The new administration presides over a political party system that is in disarray. Trump’s candidacy came as a deep affront to members of the Republican Party establishment, whom he knocked off one by one.  Beginning his run for the nomination as an outsider, he climaxed it by taking over the Republican Party. The results of the election then blasted the Democrats into near-inconsequentiality. Trump’s presidency therefore did not emerge out of the party structures that shape – and strangle – US political life: He is a loose cannon, and this goes beyond his temperament.

Considerable contingency also suffuses the counter-power.  The overwhelming success of the Women’s March – people in the millions turning out, not only in Washington but also in hundreds of other US cities and around the world – made it the largest day of protest in US history.[2] Included were many who demanded an end to racist violence and gender discrimination, and who insisted that the United States be restructured in radical and inclusive ways.
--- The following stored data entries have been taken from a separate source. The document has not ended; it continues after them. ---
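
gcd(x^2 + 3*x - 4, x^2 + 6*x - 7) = x - 1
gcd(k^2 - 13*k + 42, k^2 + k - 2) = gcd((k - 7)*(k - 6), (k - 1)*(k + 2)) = 1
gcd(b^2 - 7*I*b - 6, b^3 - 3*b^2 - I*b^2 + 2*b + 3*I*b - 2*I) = b - I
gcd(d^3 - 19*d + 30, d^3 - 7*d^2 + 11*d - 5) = 1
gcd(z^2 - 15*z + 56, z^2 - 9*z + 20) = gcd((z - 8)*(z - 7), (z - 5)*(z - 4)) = 1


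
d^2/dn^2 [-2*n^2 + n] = -4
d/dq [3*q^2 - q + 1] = 6*q - 1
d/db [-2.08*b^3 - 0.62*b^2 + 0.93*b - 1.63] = -6.24*b^2 - 1.24*b + 0.93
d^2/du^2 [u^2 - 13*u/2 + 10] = 2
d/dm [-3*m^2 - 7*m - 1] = -6*m - 7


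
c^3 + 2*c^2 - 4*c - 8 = (c - 2)*(c + 2)^2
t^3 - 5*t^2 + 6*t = t*(t - 3)*(t - 2)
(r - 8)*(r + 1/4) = r^2 - 31*r/4 - 2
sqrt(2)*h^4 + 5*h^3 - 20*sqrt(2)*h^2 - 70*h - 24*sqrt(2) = (h - 3*sqrt(2))*(h + sqrt(2))*(h + 4*sqrt(2))*(sqrt(2)*h + 1)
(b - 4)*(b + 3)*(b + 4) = b^3 + 3*b^2 - 16*b - 48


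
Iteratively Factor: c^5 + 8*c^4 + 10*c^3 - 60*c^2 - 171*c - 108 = (c + 3)*(c^4 + 5*c^3 - 5*c^2 - 45*c - 36) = (c - 3)*(c + 3)*(c^3 + 8*c^2 + 19*c + 12) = (c - 3)*(c + 3)^2*(c^2 + 5*c + 4) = (c - 3)*(c + 1)*(c + 3)^2*(c + 4)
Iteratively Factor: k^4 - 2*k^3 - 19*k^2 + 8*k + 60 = (k - 5)*(k^3 + 3*k^2 - 4*k - 12) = (k - 5)*(k + 2)*(k^2 + k - 6) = (k - 5)*(k - 2)*(k + 2)*(k + 3)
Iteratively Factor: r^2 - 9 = (r + 3)*(r - 3)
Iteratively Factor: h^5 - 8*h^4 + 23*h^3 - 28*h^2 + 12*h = (h - 1)*(h^4 - 7*h^3 + 16*h^2 - 12*h) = h*(h - 1)*(h^3 - 7*h^2 + 16*h - 12) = h*(h - 2)*(h - 1)*(h^2 - 5*h + 6) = h*(h - 2)^2*(h - 1)*(h - 3)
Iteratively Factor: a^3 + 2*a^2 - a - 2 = (a + 2)*(a^2 - 1) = (a + 1)*(a + 2)*(a - 1)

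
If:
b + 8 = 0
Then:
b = -8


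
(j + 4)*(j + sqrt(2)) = j^2 + sqrt(2)*j + 4*j + 4*sqrt(2)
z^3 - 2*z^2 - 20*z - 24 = (z - 6)*(z + 2)^2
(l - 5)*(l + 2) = l^2 - 3*l - 10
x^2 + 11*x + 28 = (x + 4)*(x + 7)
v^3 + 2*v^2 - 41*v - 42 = (v - 6)*(v + 1)*(v + 7)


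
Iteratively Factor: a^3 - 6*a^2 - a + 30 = (a - 3)*(a^2 - 3*a - 10) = (a - 5)*(a - 3)*(a + 2)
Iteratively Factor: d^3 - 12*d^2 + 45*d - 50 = (d - 2)*(d^2 - 10*d + 25) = (d - 5)*(d - 2)*(d - 5)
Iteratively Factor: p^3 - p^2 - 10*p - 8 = (p - 4)*(p^2 + 3*p + 2) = (p - 4)*(p + 2)*(p + 1)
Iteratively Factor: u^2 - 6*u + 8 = (u - 2)*(u - 4)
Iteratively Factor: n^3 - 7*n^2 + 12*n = (n)*(n^2 - 7*n + 12) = n*(n - 3)*(n - 4)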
Many other participants wanted chiefly to vent their angst and fury at Trump’s ascendancy:  Socially and politically, it’s a complex formation.  The strategic question is whether it will become a bearer of “resistance,” as Angela Davis hopefully put it, that goes on to contest each violation perpetrated by Trump’s four-year incumbency.
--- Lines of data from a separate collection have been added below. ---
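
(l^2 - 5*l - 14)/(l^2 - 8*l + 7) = (l + 2)/(l - 1)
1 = 1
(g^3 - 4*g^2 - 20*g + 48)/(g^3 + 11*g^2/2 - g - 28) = 2*(g - 6)/(2*g + 7)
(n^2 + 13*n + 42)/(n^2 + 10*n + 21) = (n + 6)/(n + 3)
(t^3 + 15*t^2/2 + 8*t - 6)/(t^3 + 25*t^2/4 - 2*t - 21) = 2*(2*t - 1)/(4*t - 7)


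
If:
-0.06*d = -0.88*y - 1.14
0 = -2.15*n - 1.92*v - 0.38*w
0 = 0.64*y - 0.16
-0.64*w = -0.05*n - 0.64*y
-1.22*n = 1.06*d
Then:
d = 22.67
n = -19.69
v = 22.31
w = -1.29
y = 0.25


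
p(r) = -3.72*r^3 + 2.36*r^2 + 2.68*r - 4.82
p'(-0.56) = -3.46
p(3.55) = -131.99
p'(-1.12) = -16.61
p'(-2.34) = -69.47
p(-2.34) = 49.50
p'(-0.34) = -0.21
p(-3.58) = 186.52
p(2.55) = -44.32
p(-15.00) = 13040.98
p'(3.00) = -83.60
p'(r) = -11.16*r^2 + 4.72*r + 2.68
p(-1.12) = 0.37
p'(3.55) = -121.21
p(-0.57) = -4.89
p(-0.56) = -4.93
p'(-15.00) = -2579.12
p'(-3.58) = -157.25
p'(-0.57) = -3.64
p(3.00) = -75.98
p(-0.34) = -5.31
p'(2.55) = -57.85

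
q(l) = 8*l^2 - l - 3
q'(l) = 16*l - 1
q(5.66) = 247.62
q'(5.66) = 89.56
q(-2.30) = 41.62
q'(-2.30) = -37.80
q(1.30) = 9.22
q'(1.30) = 19.80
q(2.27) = 35.95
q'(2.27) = 35.32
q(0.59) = -0.81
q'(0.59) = 8.44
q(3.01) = 66.47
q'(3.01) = 47.16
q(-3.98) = 127.70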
It’s early days, but it’s already clear that the new Administration’s forceful threats to our public information system will figure in deciding this question.

Attention has aptly focused on “Alternative Facts”: the term with which Trump aide Kellyanne Conway attempted to deflect NBC journalist Chuck Todd, when he challenged her on the new Press Secretary Sean Spicer’s bald-faced lie: that the audience for the Trump inauguration was the largest in US presidential history.[3]  More revealing was Chief of Staff Reince Priebus’s intervention. Preibus told Chris Wallace on Fox News “The point is not the crowd size, the point is that the attacks and the attempts to delegitimize this president on day one – and we’re not going to sit around and take it…there’s an obsession by the media to delegitimize this president, and we are not going to sit around and let it happen.  We’re going to fight back tooth and nail every day, and twice on Sunday.”[4]  Steve Bannon, Trump’s chief strategist, then declared that the media are the “opposition party”[5]; and, the next day, Trump himself echoed Bannon’s words.[6]
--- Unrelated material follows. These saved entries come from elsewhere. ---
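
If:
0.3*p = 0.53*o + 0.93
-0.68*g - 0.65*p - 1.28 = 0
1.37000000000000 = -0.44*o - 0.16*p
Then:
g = -0.49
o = -2.58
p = -1.46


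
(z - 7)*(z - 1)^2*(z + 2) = z^4 - 7*z^3 - 3*z^2 + 23*z - 14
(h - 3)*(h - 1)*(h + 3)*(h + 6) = h^4 + 5*h^3 - 15*h^2 - 45*h + 54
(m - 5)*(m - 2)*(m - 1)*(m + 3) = m^4 - 5*m^3 - 7*m^2 + 41*m - 30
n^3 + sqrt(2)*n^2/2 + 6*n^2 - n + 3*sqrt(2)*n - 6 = (n + 6)*(n - sqrt(2)/2)*(n + sqrt(2))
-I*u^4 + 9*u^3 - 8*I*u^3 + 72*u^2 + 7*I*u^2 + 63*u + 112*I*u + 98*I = (u + 7)*(u + 2*I)*(u + 7*I)*(-I*u - I)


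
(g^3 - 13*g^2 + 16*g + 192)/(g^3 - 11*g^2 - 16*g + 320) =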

Some may compare these attacks on the press to those of the Nixon Administration. Remember Vice President Spiro Agnew, who cried out that the media were “nattering nabobs of negativism;” recollect Nixon’s Office of Telecommunications Policy, which became his Administration’s top-gun against commercial newscasters as well as PBS officials – for producing news and documentaries that it deemed inimical to the US war on Indochina. Even-keeled analysts, however, also need to recall a more immediate precursor, the Obama Administration, whose anti-press measures were considered the most extreme since Nixon and even garnered a report from the Committee To Protect Journalists.[7] That report quoted New York Times reporter David Sanger that “this is the most closed, control-freak administration I’ve ever covered.”[8]  Obama’s efforts at media control persisted, furthermore, into the final days of his presidency. Before leaving the White House, Obama quietly gave the green light (buried in the provisions of the 2017 Defense Authorization Act) to create a Global Engagement Center (GEC) housed within the State Department. The purpose of the GEC is to “lead the coordination, integration, and synchronization of Government-wide communications activities directed at foreign audiences abroad in order to counter the messaging and diminish the influence of international terrorist organizations.” [9] The little known GEC will become part of a massive and longstanding US global propaganda machine.

Trump’s people are indeed indulging in innuendo and smears, and adopting Nixon’s preferred strategy of direct government intimidation to create a chilling atmosphere.  However, to take full measure of what is occurring requires that we move beyond journalism, to sketch a more far-reaching campaign to uproot and transform our overall system of public information. This many-sided endeavor is also, crucially, anchored both in ideology and political-economy.